Company procedure Flashcards
What does Art.9 MA say?
Gives the directors flexibility in regulating their meetings, providing that any director may call a BM or require the company secretary to do so at any time.
Feature of board resolutions
Can be passed, without great formality, at a BM.
What are the requirements set out in Art.11(2) MA?
Requires a minimum of two directors to be present for the meeting to be quorate, unless the articles provide otherwise.
What are the voting methods in board resolutions?
Passed by majority vote on a show of hands. Each director has one vote.

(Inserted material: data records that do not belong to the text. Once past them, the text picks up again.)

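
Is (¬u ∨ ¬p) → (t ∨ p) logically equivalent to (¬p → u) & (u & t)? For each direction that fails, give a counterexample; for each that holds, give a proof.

Only the reverse direction holds.

(→) This fails. Under u = F, p = T, t = F, the left side is true but the right side is false.

(←) Assume the antecedent. If u is true, the antecedent forces (u = T, p = F, t = T) or (u = T, p = T, t = T), and (¬u ∨ ¬p) → (t ∨ p) holds there. If u is false, the antecedent cannot hold. Either way (¬u ∨ ¬p) → (t ∨ p) holds.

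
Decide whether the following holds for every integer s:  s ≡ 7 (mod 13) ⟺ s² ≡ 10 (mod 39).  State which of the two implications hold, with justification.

(⇒) This fails: take s = 33. Then 33 ≡ 7 (mod 13), but 33² = 1089 ≡ 36 (mod 39), not 10.

(⇐) This fails: take s = 19. Then 19² = 361 ≡ 10 (mod 39), yet 19 ≡ 6 (mod 13), not 7.

Neither implication holds.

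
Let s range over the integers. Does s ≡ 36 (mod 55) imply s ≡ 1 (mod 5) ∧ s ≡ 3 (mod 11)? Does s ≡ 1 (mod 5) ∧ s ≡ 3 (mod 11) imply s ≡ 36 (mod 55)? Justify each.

(⇒) Suppose s ≡ 36 (mod 55); write s = 55j + 36. Since 5 ∣ 55, reducing mod 5 gives s ≡ 36 ≡ 1 (mod 5); since 11 ∣ 55, reducing mod 11 gives s ≡ 36 ≡ 3 (mod 11).

(⇐) Conversely, if s ≡ 1 (mod 5) and s ≡ 3 (mod 11), then by the Chinese remainder theorem s ≡ 36 (mod 55). This is exactly s ≡ 36 (mod 55).

Both directions hold; the statement is true.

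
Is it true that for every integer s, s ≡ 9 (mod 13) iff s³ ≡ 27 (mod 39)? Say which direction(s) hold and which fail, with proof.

Neither direction holds.

[⇒] This fails: take s = 22. Then 22 ≡ 9 (mod 13), but 22³ = 10648 ≡ 1 (mod 39), not 27.

[⇐] This fails: take s = 3. Then 3³ = 27 ≡ 27 (mod 39), yet 3 ≡ 3 (mod 13), not 9.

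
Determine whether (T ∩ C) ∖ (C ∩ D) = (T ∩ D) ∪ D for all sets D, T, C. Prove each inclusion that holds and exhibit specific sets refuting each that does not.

Neither inclusion holds.

(⊆) This inclusion fails. Take D = ∅, T = {1}, C = {1}; then 1 ∈ (T ∩ C) ∖ (C ∩ D) but 1 ∉ (T ∩ D) ∪ D.

(⊇) This inclusion fails. Take D = {1}, T = ∅, C = ∅; then 1 ∈ (T ∩ D) ∪ D but 1 ∉ (T ∩ C) ∖ (C ∩ D).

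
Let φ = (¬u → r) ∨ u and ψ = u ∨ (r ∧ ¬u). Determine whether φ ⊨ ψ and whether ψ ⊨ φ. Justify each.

(⟹) Assume the antecedent. If u is true, u ∨ (r ∧ ¬u) reduces to true regardless of the other variables. If u is false, the antecedent forces (u = F, r = T), and u ∨ (r ∧ ¬u) holds there. Either way u ∨ (r ∧ ¬u) holds.

(⟸) Assume the antecedent. If u is true, (¬u → r) ∨ u reduces to true regardless of the other variables. If u is false, the antecedent forces (u = F, r = T), and (¬u → r) ∨ u holds there. Either way (¬u → r) ∨ u holds.

Both directions hold.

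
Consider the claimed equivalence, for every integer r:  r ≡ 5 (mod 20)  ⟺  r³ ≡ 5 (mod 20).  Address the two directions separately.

The biconditional holds.

(⟹) Suppose r ≡ 5 (mod 20). Write r = 20j + 5. Then (20j + 5)³ = 8000j³ + 6000j² + 1500j + 125 = 20(400j³ + 300j² + 75j + 6) + 5, so r³ ≡ 5 (mod 20).

(⟸) Conversely, suppose r³ ≡ 5 (mod 20). The only residue r in {0, …, 19} with r³ ≡ 5 (mod 20) is r = 5, so r ≡ 5 (mod 20).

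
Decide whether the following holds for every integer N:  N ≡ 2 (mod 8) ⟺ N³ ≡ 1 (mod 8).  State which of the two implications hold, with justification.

(→) This fails: take N = 2. Then 2 ≡ 2 (mod 8), but 2³ = 8 ≡ 0 (mod 8), not 1.

(←) This fails: take N = 1. Then 1³ = 1 ≡ 1 (mod 8), yet 1 ≡ 1 (mod 8), not 2.

Both directions fail.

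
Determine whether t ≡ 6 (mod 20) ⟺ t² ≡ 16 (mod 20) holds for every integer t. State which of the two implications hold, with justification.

(⟹) Suppose t ≡ 6 (mod 20). Write t = 20j + 6. Then (20j + 6)² = 400j² + 240j + 36 = 20(20j² + 12j + 1) + 16, so t² ≡ 16 (mod 20).

(⟸) This fails: take t = 4. Then 4² = 16 ≡ 16 (mod 20), yet 4 ≡ 4 (mod 20), not 6.

The forward direction holds; the converse fails.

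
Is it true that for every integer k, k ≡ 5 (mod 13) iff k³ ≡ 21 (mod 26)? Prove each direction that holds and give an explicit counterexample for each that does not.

(⟹) This fails: take k = 18. Then 18 ≡ 5 (mod 13), but 18³ = 5832 ≡ 8 (mod 26), not 21.

(⟸) This fails: take k = 15. Then 15³ = 3375 ≡ 21 (mod 26), yet 15 ≡ 2 (mod 13), not 5.

Neither implication holds.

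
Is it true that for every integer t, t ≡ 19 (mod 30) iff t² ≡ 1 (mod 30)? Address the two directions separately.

Forward direction. Suppose t ≡ 19 (mod 30). Write t = 30j + 19. Then (30j + 19)² = 900j² + 1140j + 361 = 30(30j² + 38j + 12) + 1, so t² ≡ 1 (mod 30).

Converse. This fails: take t = 1. Then 1² = 1 ≡ 1 (mod 30), yet 1 ≡ 1 (mod 30), not 19.

Only the forward direction holds.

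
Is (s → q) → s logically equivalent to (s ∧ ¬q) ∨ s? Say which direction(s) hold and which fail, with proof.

Converse. Assume the antecedent. If q is true, the antecedent forces (q = T, s = T), and (s → q) → s holds there. If q is false, the antecedent forces (q = F, s = T), and (s → q) → s holds there. Either way (s → q) → s holds.

Forward direction. Assume the antecedent. If q is true, the antecedent forces (q = T, s = T), and (s ∧ ¬q) ∨ s holds there. If q is false, the antecedent forces (q = F, s = T), and (s ∧ ¬q) ∨ s holds there. Either way (s ∧ ¬q) ∨ s holds.

The biconditional holds.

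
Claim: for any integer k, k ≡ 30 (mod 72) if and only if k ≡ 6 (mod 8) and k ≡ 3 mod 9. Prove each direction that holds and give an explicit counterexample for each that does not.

(⇒) Suppose k ≡ 30 (mod 72); write k = 72j + 30. Since 8 ∣ 72, reducing mod 8 gives k ≡ 30 ≡ 6 (mod 8); since 9 ∣ 72, reducing mod 9 gives k ≡ 30 ≡ 3 (mod 9).

(⇐) Conversely, if k ≡ 6 (mod 8) and k ≡ 3 (mod 9), then by the Chinese remainder theorem k ≡ 30 (mod 72). This is exactly k ≡ 30 (mod 72).

Both directions hold; the statement is true.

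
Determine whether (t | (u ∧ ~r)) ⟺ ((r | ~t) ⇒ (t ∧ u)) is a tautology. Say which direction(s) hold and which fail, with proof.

Not equivalent: only (⇐) holds.

(⇒) This fails. Under u = T, t = F, r = F, the left side is true but the right side is false.

(⇐) Assume the antecedent. If u is true, the antecedent forces (u = T, t = T, r = F) or (u = T, t = T, r = T), and t | (u ∧ ~r) holds there. If u is false, the antecedent forces (u = F, t = T, r = F), and t | (u ∧ ~r) holds there. Either way t | (u ∧ ~r) holds.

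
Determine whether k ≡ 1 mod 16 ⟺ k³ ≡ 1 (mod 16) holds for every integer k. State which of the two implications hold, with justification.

(⟹) Suppose k ≡ 1 mod 16. Write k = 16j + 1. Then (16j + 1)³ = 4096j³ + 768j² + 48j + 1 = 16(256j³ + 48j² + 3j) + 1, so k³ ≡ 1 (mod 16).

(⟸) Conversely, suppose k³ ≡ 1 (mod 16). The only residue r in {0, …, 15} with r³ ≡ 1 (mod 16) is r = 1, so k ≡ 1 (mod 16).

Both directions hold; the statement is true.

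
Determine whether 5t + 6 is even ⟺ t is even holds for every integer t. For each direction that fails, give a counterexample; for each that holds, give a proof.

Both directions hold; the statement is true.

[⇒] Suppose 5t + 6 is even. Since 5 is odd, 5t and t have the same parity, so 5t + 6 ≡ t + 6 (mod 2). As 6 is even, 5t + 6 is even exactly when t is even. Thus t is even.

[⇐] Conversely, suppose t is even; write t = 2j. Then 5t + 6 = 5·(2j) + 6 = 2·5j + 6, which is even.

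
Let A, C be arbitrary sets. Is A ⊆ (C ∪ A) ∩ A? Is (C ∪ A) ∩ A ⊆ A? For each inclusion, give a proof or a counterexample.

Both inclusions hold.

(⊆) Let x ∈ A. Then either x ∈ A and x ∉ C; or x ∈ A ∩ C. In each case x ∈ (C ∪ A) ∩ A, so A ⊆ (C ∪ A) ∩ A.

(⊇) Let x ∈ (C ∪ A) ∩ A. Then either x ∈ A and x ∉ C; or x ∈ A ∩ C. In each case x ∈ A, so (C ∪ A) ∩ A ⊆ A.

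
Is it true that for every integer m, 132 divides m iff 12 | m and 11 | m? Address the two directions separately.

Both implications hold.

(⇐) Suppose 12 ∣ m and 11 ∣ m. Any common multiple of 12 and 11 is a multiple of their lcm; here gcd(12, 11) = 1, so lcm(12, 11) = 12·11 = 132, so 132 ∣ m.

(⇒) If 132 ∣ m, write m = 132q. Since 132 = 11·12, m = 12·(11q), so 12 ∣ m; and since 132 = 12·11, m = 11·(12q), so 11 ∣ m.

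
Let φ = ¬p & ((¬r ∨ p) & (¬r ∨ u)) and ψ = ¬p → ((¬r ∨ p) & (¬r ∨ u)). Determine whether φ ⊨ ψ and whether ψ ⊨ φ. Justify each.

[⇒] Assume the antecedent. If u is true, the antecedent forces (u = T, r = F, p = F), and ¬p → ((¬r ∨ p) & (¬r ∨ u)) holds there. If u is false, the antecedent forces (u = F, r = F, p = F), and ¬p → ((¬r ∨ p) & (¬r ∨ u)) holds there. Either way ¬p → ((¬r ∨ p) & (¬r ∨ u)) holds.

[⇐] This fails. Under u = F, r = F, p = T, the left side is false but the right side is true.

Only the forward implication holds.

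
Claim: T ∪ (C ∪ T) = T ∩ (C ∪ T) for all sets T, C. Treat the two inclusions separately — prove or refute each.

(⟹) This inclusion fails. Take T = ∅, C = {1}; then 1 ∈ T ∪ (C ∪ T) but 1 ∉ T ∩ (C ∪ T).

(⟸) Let x ∈ T ∩ (C ∪ T). Then either x ∈ T and x ∉ C; or x ∈ T ∩ C. In each case x ∈ T ∪ (C ∪ T), so T ∩ (C ∪ T) ⊆ T ∪ (C ∪ T).

(⊆) fails; (⊇) holds.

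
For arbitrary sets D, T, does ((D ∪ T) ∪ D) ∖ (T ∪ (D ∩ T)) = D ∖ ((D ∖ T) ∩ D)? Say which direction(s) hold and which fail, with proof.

(⟹) This inclusion fails. Take D = {1}, T = ∅; then 1 ∈ ((D ∪ T) ∪ D) ∖ (T ∪ (D ∩ T)) but 1 ∉ D ∖ ((D ∖ T) ∩ D).

(⟸) This inclusion fails. Take D = {1}, T = {1}; then 1 ∈ D ∖ ((D ∖ T) ∩ D) but 1 ∉ ((D ∪ T) ∪ D) ∖ (T ∪ (D ∩ T)).

(⊆) fails and (⊇) fails.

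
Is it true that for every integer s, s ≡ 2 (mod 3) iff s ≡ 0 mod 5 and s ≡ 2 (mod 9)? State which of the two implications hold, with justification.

The forward direction fails; the converse holds.

(→) This fails: s = 32 gives 32 ≡ 2 (mod 3) but 32 ≡ 2 (mod 5), so the conjunction on the right does not hold.

(←) Conversely, if s ≡ 0 (mod 5) and s ≡ 2 (mod 9), then by the Chinese remainder theorem s ≡ 20 (mod 45). Since 20 ≡ 2 (mod 3) and 3 ∣ 45, we get s ≡ 2 (mod 3).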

The chairman may have a casting vote to prevent deadlock
Situations where matters need to be referred to the shareholders
- Where a matter is outside the powers of the directors and must be effected by a resolution of the shareholders
- Where a matter is within the powers of the directors but requires the prior approval of the shareholders before the directors can be authorised to act
An example of a matter that is outside the powers of the directors
Making amendments to a company’s articles of association.

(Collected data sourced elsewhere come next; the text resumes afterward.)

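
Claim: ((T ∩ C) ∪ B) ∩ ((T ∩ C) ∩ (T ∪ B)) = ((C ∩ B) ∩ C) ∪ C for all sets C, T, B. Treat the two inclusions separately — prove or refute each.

Forward inclusion. Let x ∈ ((T ∩ C) ∪ B) ∩ ((T ∩ C) ∩ (T ∪ B)). Then either x ∈ C ∩ T and x ∉ B; or x ∈ C ∩ T ∩ B. In each case x ∈ ((C ∩ B) ∩ C) ∪ C, so ((T ∩ C) ∪ B) ∩ ((T ∩ C) ∩ (T ∪ B)) ⊆ ((C ∩ B) ∩ C) ∪ C.

Reverse inclusion. This inclusion fails. Take C = {1}, T = ∅, B = ∅; then 1 ∈ ((C ∩ B) ∩ C) ∪ C but 1 ∉ ((T ∩ C) ∪ B) ∩ ((T ∩ C) ∩ (T ∪ B)).

The sets are not equal: only the forward inclusion holds.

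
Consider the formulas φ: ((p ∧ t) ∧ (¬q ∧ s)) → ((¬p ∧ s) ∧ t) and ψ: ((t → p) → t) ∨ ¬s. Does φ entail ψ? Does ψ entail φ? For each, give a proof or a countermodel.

[⇒] This fails. Under p = F, q = F, s = T, t = F, the left side is true but the right side is false.

[⇐] This fails. Under p = T, q = F, s = T, t = T, the left side is false but the right side is true.

Neither direction holds.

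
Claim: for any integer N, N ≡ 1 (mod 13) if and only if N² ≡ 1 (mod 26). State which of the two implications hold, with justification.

Neither direction holds.

Forward direction. This fails: take N = 14. Then 14 ≡ 1 (mod 13), but 14² = 196 ≡ 14 (mod 26), not 1.

Converse. This fails: take N = 25. Then 25² = 625 ≡ 1 (mod 26), yet 25 ≡ 12 (mod 13), not 1.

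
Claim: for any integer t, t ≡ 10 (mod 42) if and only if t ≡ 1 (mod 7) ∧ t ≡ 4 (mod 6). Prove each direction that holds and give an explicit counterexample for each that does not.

(→) This fails: t = 10 gives 10 ≡ 10 (mod 42) but 10 ≡ 3 (mod 7), so the conjunction on the right does not hold.

(←) This fails: t = 22 satisfies both congruences on the right (22 ≡ 1 mod 7 and 22 ≡ 4 mod 6) yet 22 ≡ 22 (mod 42), not 10.

Neither direction holds.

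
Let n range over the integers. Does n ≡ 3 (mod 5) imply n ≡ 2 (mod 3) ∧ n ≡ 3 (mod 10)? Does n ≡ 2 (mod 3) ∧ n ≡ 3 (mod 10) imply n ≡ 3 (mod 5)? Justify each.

(⇒) fails; (⇐) holds.

(→) This fails: n = 3 gives 3 ≡ 3 (mod 5) but 3 ≡ 0 (mod 3), so the conjunction on the right does not hold.

(←) Conversely, if n ≡ 2 (mod 3) and n ≡ 3 (mod 10), then by the Chinese remainder theorem n ≡ 23 (mod 30). Since 23 ≡ 3 (mod 5) and 5 ∣ 30, we get n ≡ 3 (mod 5).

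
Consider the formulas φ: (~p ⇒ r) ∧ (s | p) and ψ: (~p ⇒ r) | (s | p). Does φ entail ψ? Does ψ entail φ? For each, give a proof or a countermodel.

(⇒) Assume the antecedent. If s is true, (~p ⇒ r) | (s | p) reduces to true regardless of the other variables. If s is false, the antecedent forces (s = F, r = F, p = T) or (s = F, r = T, p = T), and (~p ⇒ r) | (s | p) holds there. Either way (~p ⇒ r) | (s | p) holds.

(⇐) This fails. Under s = T, r = F, p = F, the left side is false but the right side is true.

The forward direction holds; the converse fails.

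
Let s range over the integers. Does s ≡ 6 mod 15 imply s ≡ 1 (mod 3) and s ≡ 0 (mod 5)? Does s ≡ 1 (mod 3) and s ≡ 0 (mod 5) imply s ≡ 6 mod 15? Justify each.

[⇒] This fails: s = 6 gives 6 ≡ 6 (mod 15) but 6 ≡ 0 (mod 3), so the conjunction on the right does not hold.

[⇐] This fails: s = 10 satisfies both congruences on the right (10 ≡ 1 mod 3 and 10 ≡ 0 mod 5) yet 10 ≡ 10 (mod 15), not 6.

Neither direction holds.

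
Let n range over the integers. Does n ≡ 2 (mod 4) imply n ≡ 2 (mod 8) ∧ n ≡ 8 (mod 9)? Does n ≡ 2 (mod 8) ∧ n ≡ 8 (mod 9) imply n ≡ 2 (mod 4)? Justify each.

Not equivalent: only (⇐) holds.

[⇒] This fails: n = 2 gives 2 ≡ 2 (mod 4) but 2 ≡ 2 (mod 9), so the conjunction on the right does not hold.

[⇐] Conversely, if n ≡ 2 (mod 8) and n ≡ 8 (mod 9), then by the Chinese remainder theorem n ≡ 26 (mod 72). Since 26 ≡ 2 (mod 4) and 4 ∣ 72, we get n ≡ 2 (mod 4).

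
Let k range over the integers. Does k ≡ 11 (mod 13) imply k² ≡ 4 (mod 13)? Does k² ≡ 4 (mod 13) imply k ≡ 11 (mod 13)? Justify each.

(⇒) Suppose k ≡ 11 (mod 13). Write k = 13j + 11. Then (13j + 11)² = 169j² + 286j + 121 = 13(13j² + 22j + 9) + 4, so k² ≡ 4 (mod 13).

(⇐) This fails: take k = 2. Then 2² = 4 ≡ 4 (mod 13), yet 2 ≡ 2 (mod 13), not 11.

Only the forward direction holds.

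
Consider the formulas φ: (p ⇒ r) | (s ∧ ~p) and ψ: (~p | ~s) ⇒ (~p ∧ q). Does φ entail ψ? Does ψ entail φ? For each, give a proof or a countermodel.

Forward direction. This fails. Under r = F, p = F, q = F, s = F, the left side is true but the right side is false.

Converse. This fails. Under r = F, p = T, q = F, s = T, the left side is false but the right side is true.

Both directions fail.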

S.21 CA 2006 provides that amendments to articles of association are to be made by a special resolution of the company’s shareholders.
An example where a matter is within the powers of the directors but requires prior approval of the shareholders
Making a loan to a director of the company.
s.197 CA 2006 a company may make a loan to a director, but not without the prior approval by a resolution of the shareholders.
Minimum notice periods for GMs in a private company
14 clear days’ notice is required
s.307 CA 2006 prescribes minimum periods for GMs
What are the two meanings of ‘notice of a GM’, depending on its context
- A document sent to the shareholders by the directors, announcing that a GM will take place
- A period of time, which elapses between the directors’ act of calling a GM (by circulating the notice document to the shareholders) and the GM itself taking place
What happens after a GM has taken place
A second BM will be necessary, to enable the directors to implement the matter on which the shareholders have voted.
Why do we need a sequence of three meetings (BM, GM, BM) to put into effect any change or business decisions
- Allow the directors at the first BM to propose the changes / business decision and convene a GM
- Obtain shareholder approval in the GM
- Allow the board of directors, at the second BM, to implement the shareholders’ decision(s)
What is a clear days’ notice?
s 360(1) states that the clear-day rule applies to s.307.
In counting the days of the notice period, the day of the meeting and the day the notice is given are both excluded.
How does emails and posts work under the clear-day rule
s.1147 provides a default rule whereby, if the notice is posted (or sent by e-mail), it is deemed to be served 48 hours after posting (or 48 hours after the time it was sent by e-mail)
How much notice is required to convene a BM?
Only ‘reasonable’ notice is required pursuant to the case of Browne v La Trinidad
The MA provide in Art. 9 that any director may call a meeting of directors
What are the numbers required for a GM to be called on short notice?
s.305(5) CA 2006 provides that, for a private company, a GM may be called on short notice if this is agreed by a majority in number of the members who together hold shares with a nominal value of not less than 90% of the total nominal value of the shares which give the right to attend and vote at the GM.